President Trump’s bizarre executive order first reported as identifying Judaism as a race and a nationality in addition to a religion for the purpose of providing legal privilege protection raised a lot of eyebrows. It looks like the initial reports were sensationalized and that the order won’t change much. We’ll see.
According to a recent YouGov poll, most Americans, some 80%, consider Judaism a religion while 24% consider it a race and only 18% consider it a nationality. There’s some utility in being able to calibrate the definition according to the circumstance, so maybe the ambiguity is more of a feature than a bug.
There’s also the distinction between Judaism and Jewishness. That the former is generally perceived to refer specifically to a religious identity does not mean the latter is perceived in the same way. Judaism exists under the umbrella of Jewishness, but there can be Jewishness without Judaism. The following table shows the percentages of people who “know God exists” (from 2010 onward for contemporary relevance) by self-identified affiliation:
Only one-quarter of self-identified Jews firmly believe in God. They are only modestly more theistic than the irreligious are, and much less theistic than adherents of the other two Abrahamic traditions. That Judaism is neither proselytic nor closed to conversion adds another wrinkle to things.
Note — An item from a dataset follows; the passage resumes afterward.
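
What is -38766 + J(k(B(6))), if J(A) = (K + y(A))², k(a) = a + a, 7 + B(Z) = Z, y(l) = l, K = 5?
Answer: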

The survey also finds that a vast majority of Jews, 95%, racially identify as white. This makes Judaism the whitest ‘religion’ in the US. Referring to Judaism as a distinct race doesn’t mesh well with the contemporary understanding of the term. Should Stephen Miller check “two or more races” on his Census form next year?
Referring to Judaism as a separate nationality is risible, though it is hilarious for all the squirming it induces. It’s doubly funny that Jews in America are putatively being identified as belonging to a nationality other than American as a means of protecting them from anti-Semitic allegations of dual loyalty!
Classifying Ashkenazi Jewishness as a white ethnicity makes the most sense to this gentile. I’m interested in being instructed on the correct way to conceptualize it, particularly with regards to where it fits into the categories of religion, race, and ethnicity.